Ich kann mir vorstellen, dass Du Dir machtlos vorkommst und die einzigen Stellen, die Dir helfen können, die zeigen sich auch machtlos. Meine Kinder sind zwar noch nicht in dem Alter, dass ich es direkt nachvollziehen könnte, aber ich kann mir schon vorstellen, dass man machtlos ist, wenn die pupertierende Tochter anfängt ihren eigenen Kopf durchzusetzen und ihre eigenen Erfahrungen machten möchte.
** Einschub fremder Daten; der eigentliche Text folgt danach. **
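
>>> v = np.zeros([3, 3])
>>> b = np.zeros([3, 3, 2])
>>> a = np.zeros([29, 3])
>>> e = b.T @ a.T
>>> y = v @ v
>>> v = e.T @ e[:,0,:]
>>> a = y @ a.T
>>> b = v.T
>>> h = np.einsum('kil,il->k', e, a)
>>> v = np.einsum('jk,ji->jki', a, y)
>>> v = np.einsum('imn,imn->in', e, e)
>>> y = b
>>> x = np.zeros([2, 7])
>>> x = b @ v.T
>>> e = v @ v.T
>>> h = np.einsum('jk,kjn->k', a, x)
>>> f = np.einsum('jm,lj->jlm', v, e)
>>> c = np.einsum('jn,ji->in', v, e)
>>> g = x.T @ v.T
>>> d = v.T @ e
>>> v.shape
(2, 29)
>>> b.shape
(29, 3, 29)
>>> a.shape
(3, 29)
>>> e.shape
(2, 2)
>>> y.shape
(29, 3, 29)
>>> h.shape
(29,)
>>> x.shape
(29, 3, 2)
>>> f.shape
(2, 2, 29)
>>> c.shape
(2, 29)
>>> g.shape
(2, 3, 2)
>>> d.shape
(29, 2)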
Ich finde es eigenartig, dass sie sich so distanziert hat. Wie war denn eurer Vertrauensverhältnis bevor sie den Jungen kennengelernt hat? Hat sie früher denn mit Dir über alles gesprochen? Falls es so war, muß ich auch davon ausgehen, dass es der Einfluss des Jungen ist, der sie Dir entzieht und so entfernt.
Wie Du allerdings festgestellt hast, haben sämtliche Aktionen bisher fehlgeschlagen und wie es sich anhört, irgendwie noch weiter von Dir entfernt.
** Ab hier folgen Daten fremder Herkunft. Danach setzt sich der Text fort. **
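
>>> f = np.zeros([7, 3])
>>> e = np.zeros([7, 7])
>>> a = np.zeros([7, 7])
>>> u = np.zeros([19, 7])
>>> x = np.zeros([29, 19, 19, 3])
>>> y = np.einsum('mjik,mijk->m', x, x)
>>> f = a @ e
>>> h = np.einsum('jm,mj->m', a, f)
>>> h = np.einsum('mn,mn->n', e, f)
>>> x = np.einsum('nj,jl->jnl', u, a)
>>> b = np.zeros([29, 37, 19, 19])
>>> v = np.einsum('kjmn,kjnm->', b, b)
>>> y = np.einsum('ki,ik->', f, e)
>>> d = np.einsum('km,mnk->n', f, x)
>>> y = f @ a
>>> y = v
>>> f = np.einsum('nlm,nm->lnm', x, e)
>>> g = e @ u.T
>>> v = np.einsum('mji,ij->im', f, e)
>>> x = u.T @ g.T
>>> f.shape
(19, 7, 7)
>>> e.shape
(7, 7)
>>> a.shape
(7, 7)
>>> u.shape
(19, 7)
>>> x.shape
(7, 7)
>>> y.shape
()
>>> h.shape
(7,)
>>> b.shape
(29, 37, 19, 19)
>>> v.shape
(7, 19)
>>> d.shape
(19,)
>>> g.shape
(7, 19)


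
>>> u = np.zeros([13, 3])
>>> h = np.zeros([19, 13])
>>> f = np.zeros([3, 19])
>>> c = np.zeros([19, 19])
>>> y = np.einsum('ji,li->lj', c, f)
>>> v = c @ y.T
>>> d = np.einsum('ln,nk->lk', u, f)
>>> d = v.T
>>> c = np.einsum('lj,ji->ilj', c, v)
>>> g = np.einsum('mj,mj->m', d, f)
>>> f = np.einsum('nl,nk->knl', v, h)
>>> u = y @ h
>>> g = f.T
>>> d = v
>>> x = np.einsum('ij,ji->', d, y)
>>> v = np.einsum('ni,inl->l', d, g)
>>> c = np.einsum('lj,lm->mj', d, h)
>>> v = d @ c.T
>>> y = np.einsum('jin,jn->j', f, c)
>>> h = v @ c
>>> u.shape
(3, 13)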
Vielleicht solltest Du mal versuchen (auch wenn es schwer ist als Mutter) sie wirklich ziehen zu lassen, aber doch irgndwie ein Auge auf sie zu werfen. Ich meine, sie zwar beobachten, aber zu ihren Aktivitäten nichts mehr zu unternehmen. Vielleicht klappt ja der entgegengesetzte Weg.
Lass sie zugleich aber auch wissen, dass Du für sie da bist, wenn etwas ist. Dies kannst Du ihr vermitteln, indem Du ihr in Gesprächen halt zuhörst, Dich nicht äußerst oder Möglichkeiten anbietest, sondern einfach nur sagst: ok und wenn was ist, ich bin für Dich da. Die Grenzen setzt natürlich Du. Es ist klar, dass Du nicht zustimmen kannst, wenn sie Dir sagt, dass sie die Schule schmeißen will. Aber ich denke, Du hast verstanden, was ich meine. Sie wird Dir wahrscheinlich erzählen wo sie hingeht und was sie vor hat, kann ich mir vorstellen. Versuche halt in Zukunft zu nicken und sage ihr zugleich, dass Du da bist, wenn etwas ist. Vielleicht klappt es ja, denn die Methode, die Du bisher anwendest, scheint sie nur noch mehr zu entfernen.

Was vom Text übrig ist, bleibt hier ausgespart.